The City of Fayetteville is invested in providing a thriving park system for all ages, abilities, and activities. The City is asking for the public’s help in building a strategic plan that will guide the future of park planning for the next decade. This strategic planning process will evaluate the existing conditions of the park network in Fayetteville and will identify areas for growth, improvement, and preservation. The natural beauty visible in Fayetteville’s parks, lakes, trails, and gardens attracts outdoor enthusiasts from every corner of the country. As our City has grown the park system has diversified and become an economic driver. This planning process will build on our progress and will ensure a vibrant park system for future generations. Whether you use Fayetteville’s parks for playing, running, biking, hiking, picnicking, or relaxing, we want your input. Together, let us Imagine Tomorrow’s Parks.
The city has hired Design Workshop to help create a new Park System Master Plan. This is the second phase of a planning process initiated by the City in 2018 that began with Imagine Tomorrow’s Parks, a preliminary community engagement and analysis effort conducted by parks staff.

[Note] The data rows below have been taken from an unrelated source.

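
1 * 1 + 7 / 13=20 / 13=1.54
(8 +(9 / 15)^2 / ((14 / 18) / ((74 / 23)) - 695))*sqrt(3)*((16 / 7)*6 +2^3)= 14065442512*sqrt(3) / 80974075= 300.86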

The last park system master plan conducted by the City was in 2002 and not only have many of the recommendations from that plan been completed, much has changed in the city and region. The final Parks Master Plan, built on great public participation, will provide a broad roadmap to help guide the next ten years of park and recreation efforts in the city.
First Survey Results
The Parks and Recreation Department has completed its first round of public input for the Strategic Plan and is now taking input for round two. Findings from the first round of input include:
The most visited and favorite park is Wilson Community Park.
Trails, off-leash pet areas, open green areas, and places for family gatherings are some of the favorite recreational spaces and facilities.
Residents feel the parks system is well maintained with a slight need to increase the overall quality.
Respondents indicated funds should be distributed somewhat evenly between different classifications of parks, with a slight priority toward community parks and support for land acquisitions.